I forget a lot of conversations, even the ones I had just a few days ago. But I remember a conversation I had thirty-five years ago. I remember it like it was yesterday.
I was sitting in the cafeteria at work. It was summer. I’d been wondering a lot that summer about God -- whether He existed, and, if He did, what that meant for me. I worked with a guy named Tom, and I knew what side he was on. So that day in the cafeteria, after everyone else had left the table, I said, “Tom, I’m wondering about Christianity. What can I read?” He looked me right in the eye and said, “Matthew, Mark, Luke and John.” “I already read them,” I said. And that’s when it happened. His eyes filled with tears. This quiet, strong man’s eyes filled with tears. And he said, “Read them again.” That’s all. No trying to persuade me. Nothing. Just those eyes.
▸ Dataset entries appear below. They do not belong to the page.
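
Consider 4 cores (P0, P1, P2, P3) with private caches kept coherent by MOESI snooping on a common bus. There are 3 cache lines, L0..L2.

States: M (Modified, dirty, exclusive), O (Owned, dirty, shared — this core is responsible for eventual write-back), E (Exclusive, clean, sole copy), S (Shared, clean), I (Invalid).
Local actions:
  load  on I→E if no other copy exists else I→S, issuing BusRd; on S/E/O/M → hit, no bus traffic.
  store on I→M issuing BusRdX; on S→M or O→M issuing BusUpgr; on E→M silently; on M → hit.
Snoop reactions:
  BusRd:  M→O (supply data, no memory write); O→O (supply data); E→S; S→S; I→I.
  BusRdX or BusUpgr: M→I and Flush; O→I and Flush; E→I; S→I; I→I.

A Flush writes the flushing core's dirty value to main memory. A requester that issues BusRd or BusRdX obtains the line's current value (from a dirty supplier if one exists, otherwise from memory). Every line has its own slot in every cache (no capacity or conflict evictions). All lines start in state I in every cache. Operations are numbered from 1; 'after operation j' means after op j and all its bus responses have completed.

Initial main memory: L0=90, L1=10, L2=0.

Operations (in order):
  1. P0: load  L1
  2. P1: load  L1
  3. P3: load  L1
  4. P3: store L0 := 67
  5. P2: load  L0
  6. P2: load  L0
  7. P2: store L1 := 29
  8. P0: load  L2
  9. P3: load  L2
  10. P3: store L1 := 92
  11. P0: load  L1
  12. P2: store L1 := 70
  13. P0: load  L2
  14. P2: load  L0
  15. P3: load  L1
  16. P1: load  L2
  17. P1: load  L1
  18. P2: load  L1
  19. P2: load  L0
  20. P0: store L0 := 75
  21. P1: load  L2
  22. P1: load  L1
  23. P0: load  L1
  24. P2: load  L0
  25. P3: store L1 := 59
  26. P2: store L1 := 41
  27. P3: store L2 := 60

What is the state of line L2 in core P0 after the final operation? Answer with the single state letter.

[1] P0: load  L1 | P0:E(10), P1:I, P2:I, P3:I | bus: BusRd
[2] P1: load  L1 | P0:S(10), P1:S(10), P2:I, P3:I | bus: BusRd
[3] P3: load  L1 | P0:S(10), P1:S(10), P2:I, P3:S(10) | bus: BusRd
[4] P3: store L0 := 67 | P0:I, P1:I, P2:I, P3:M(67) | bus: BusRdX
[5] P2: load  L0 | P0:I, P1:I, P2:S(67), P3:O(67) | bus: BusRd
[6] P2: load  L0 | P0:I, P1:I, P2:S(67), P3:O(67) | bus: none
[7] P2: store L1 := 29 | P0:I, P1:I, P2:M(29), P3:I | bus: BusRdX
[8] P0: load  L2 | P0:E(0), P1:I, P2:I, P3:I | bus: BusRd
[9] P3: load  L2 | P0:S(0), P1:I, P2:I, P3:S(0) | bus: BusRd
[10] P3: store L1 := 92 | P0:I, P1:I, P2:I, P3:M(92) | bus: BusRdX,Flush
[11] P0: load  L1 | P0:S(92), P1:I, P2:I, P3:O(92) | bus: BusRd
[12] P2: store L1 := 70 | P0:I, P1:I, P2:M(70), P3:I | bus: BusRdX,Flush
[13] P0: load  L2 | P0:S(0), P1:I, P2:I, P3:S(0) | bus: none
[14] P2: load  L0 | P0:I, P1:I, P2:S(67), P3:O(67) | bus: none
[15] P3: load  L1 | P0:I, P1:I, P2:O(70), P3:S(70) | bus: BusRd
[16] P1: load  L2 | P0:S(0), P1:S(0), P2:I, P3:S(0) | bus: BusRd
[17] P1: load  L1 | P0:I, P1:S(70), P2:O(70), P3:S(70) | bus: BusRd
[18] P2: load  L1 | P0:I, P1:S(70), P2:O(70), P3:S(70) | bus: none
[19] P2: load  L0 | P0:I, P1:I, P2:S(67), P3:O(67) | bus: none
[20] P0: store L0 := 75 | P0:M(75), P1:I, P2:I, P3:I | bus: BusRdX,Flush
[21] P1: load  L2 | P0:S(0), P1:S(0), P2:I, P3:S(0) | bus: none
[22] P1: load  L1 | P0:I, P1:S(70), P2:O(70), P3:S(70) | bus: none
[23] P0: load  L1 | P0:S(70), P1:S(70), P2:O(70), P3:S(70) | bus: BusRd
[24] P2: load  L0 | P0:O(75), P1:I, P2:S(75), P3:I | bus: BusRd
[25] P3: store L1 := 59 | P0:I, P1:I, P2:I, P3:M(59) | bus: BusUpgr,Flush
[26] P2: store L1 := 41 | P0:I, P1:I, P2:M(41), P3:I | bus: BusRdX,Flush
[27] P3: store L2 := 60 | P0:I, P1:I, P2:I, P3:M(60) | bus: BusUpgr

state = I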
“A guy I know named Alan went around the country asking ministry leaders questions. He went to successful churches and asked the pastors what they were doing, why what they were doing was working. It sounded very boring except for one visit he made to a man named Bill Bright, the president of a big ministry. Alan said he was a big man, full of life, who listened without shifting his eyes. Alan asked a few questions. I don’t know what they were, but as a final question he asked Dr. Bright what Jesus meant to him. Alan said Dr. Bright could not answer the question. He said Dr. Bright just started to cry. He sat there in his big chair behind his big desk and wept.”